The machines have already taken over

The 1984 film Terminator, and its subsequent sequels, explores a dystopian world in which the machines have become our masters. Sadly, that world is no longer one of science fiction. While the nightmarish scenario of a single-minded T-800 Terminator cyborg relentlessly pursuing its pre-programmed prey (Sarah Connor? I’ll be back) has thankfully not come to fruition, we have indeed become slaves to our machines in many ways. 

When I come into work each morning I pass row upon row of cubicle-confined coworkers with their zombie-like dead eyes glowing in the soft blue light of their computer screens. Hunched over, fingers pecking away at keyboards, or slouched backward lazily right-clicking and scrolling with a mouse; each of them is fixated solely on the device in front of them. When I ride the train home from work these same robotic slaves take their digital addiction with them in the portable form of smartphones or tablets, numbly matching rows of jewels for some intangible prize.

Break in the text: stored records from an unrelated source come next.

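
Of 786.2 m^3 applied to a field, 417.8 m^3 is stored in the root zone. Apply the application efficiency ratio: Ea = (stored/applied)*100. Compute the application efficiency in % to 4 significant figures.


Ea = (417.8/786.2)*100 = 53.14 %
Therefore the application efficiency = 53.14 %.


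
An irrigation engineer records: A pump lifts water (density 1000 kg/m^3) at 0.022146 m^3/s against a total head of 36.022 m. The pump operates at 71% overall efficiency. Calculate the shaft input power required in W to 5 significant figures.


Approach: apply hydraulic power then efficiency conversion, P = rho*g*Q*H; P_in = P/eta.
Step 1 — hydraulic power (P = rho*g*Q*H):
  P = 1000 * 9.81 * 0.022146 * 36.022 = 7825.861 W
Step 2 — input power: P_in = P/eta = 7825.861 / 0.71 = 11022 W
Therefore the shaft input power required = 11022 W.


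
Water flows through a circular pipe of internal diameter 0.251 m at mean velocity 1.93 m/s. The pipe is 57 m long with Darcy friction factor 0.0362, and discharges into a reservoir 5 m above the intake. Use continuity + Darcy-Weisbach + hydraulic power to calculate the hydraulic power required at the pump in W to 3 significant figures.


Approach: apply continuity + Darcy-Weisbach + hydraulic power, Q = A*v; hf = f*(L/D)*(v^2/(2g)); H = static + hf; P = rho*g*Q*H.
Step 1 — flow rate (continuity, Q = A*v):
  A = pi*(0.251/2)^2 = 0.049481 m^2
  Q = 0.049481 * 1.93 = 0.095498 m^3/s
Step 2 — friction head loss (Darcy-Weisbach):
  hf = 0.0362 * (57/0.251) * (1.93^2 / (2*9.81))
  hf = 1.5607 m
Step 3 — total head: H = 5 + 1.5607 = 6.5607 m
Step 4 — hydraulic power (P = rho*g*Q*H):
  P = 1000 * 9.81 * 0.095498 * 6.5607 = 6150 W
Therefore the hydraulic power required at the pump = 6150 W.


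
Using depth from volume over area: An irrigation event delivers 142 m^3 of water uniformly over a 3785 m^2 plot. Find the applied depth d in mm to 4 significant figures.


Approach: apply depth from volume over area, d = (V/A)*1000.
d = (142 / 3785) * 1000 = 37.52 mm
Therefore the applied depth d = 37.52 mm.


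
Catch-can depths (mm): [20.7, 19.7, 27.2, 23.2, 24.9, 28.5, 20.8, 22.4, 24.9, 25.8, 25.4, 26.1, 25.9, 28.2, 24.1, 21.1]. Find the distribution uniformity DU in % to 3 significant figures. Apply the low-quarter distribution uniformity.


Approach: apply the low-quarter distribution uniformity, DU = (mean of lowest quarter of readings / overall mean)*100.
sorted lowest 4 of 16: [19.7, 20.7, 20.8, 21.1] -> mean = 20.575 mm
overall mean = 24.306 mm
DU = (20.575/24.306)*100 = 84.6 %
Therefore the distribution uniformity DU = 84.6 %.


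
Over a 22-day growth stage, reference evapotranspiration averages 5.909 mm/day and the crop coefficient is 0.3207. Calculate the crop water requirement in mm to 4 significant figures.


Approach: apply the crop water requirement relation, CWR = ET0 * Kc * days.
CWR = 5.909 * 0.3207 * 22 = 41.69 mm
Therefore the crop water requirement = 41.69 mm.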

Which all recently prompted me to ask myself, “what did we do all day before we had computers?” I’m just old enough to remember having jobs that didn’t involve computers. My first job, as a shelf-stocker for Wal-Mart at the tender age of 16, involved nothing more complicated than opening boxes of goods in the store room and stocking them on shelves. Toilet paper, bleach, dog food, the various and sundry items of a five and dime store. Naturally, being a teenager, most of my time was spent goofing off as much as possible. The actual work was menial and dull and bored me to no end. But hanging out in the store room talking with my coworkers about girls, cars, music; that was the cool part. All for a princely $3.85 per hour. There was no computerized tracking system of inventory. Someone counted the number of boxes of toilet paper in the store room and ordered more if they thought we needed more.

What did people in an office setting do in the days before everyone had a computer attached to his desk? Did they stare at typewriters all day? Spend hours typing elaborate faxes? I learned to type on a manual typewriter. Proper use of carbon paper was part of the curriculum. Yes, I’m that old. But the point is, I know how tedious and time-consuming it was to do something as simple as typing a memo. It wasn’t the 30-second firing off of an email that we have become accustomed to. And typing was a specialized skillset that only a few talented people possessed. Most bosses never typed their own letters. So what did those bosses actually do all day before their was Facebook and Instagram to consume all their time? I can’t believe that everyone existed in a Mad Men universe of three-martini lunches and afternoon sexual liaisons with secretaries, but maybe they did. If so, we can surely lament the loss of those times.

Coming back from this huge digression, I return to my original point, which is that computers have become essential parts of our lives. Imagine your day without one. When was the last time most of you wrote a hand-written letter to someone on paper? With a pen? In cursive? Try it sometime. See if you can still remember those intricate curlicue letters you learned in second grade. See if you can remember how to spell without a squiggly red line flagging your mistakes. It’s a dying art.

But I’m not judging. I’m typing this on my laptop, as much a slave to my computer as everyone else. I can’t let my smartphone out of my sight without feeling anxiety that I’m missing something important. I can’t let any random question exist in my mind without immediately Googling the answer, seeking instant gratification. I can’t really even remember the days of having to physically trek to a library and look up an answer in an encyclopedia or dictionary. In many ways this information age has made our lives easier. We probably have more spare time now. If we could just find something more interesting to do with it than crush imaginary pieces of candy.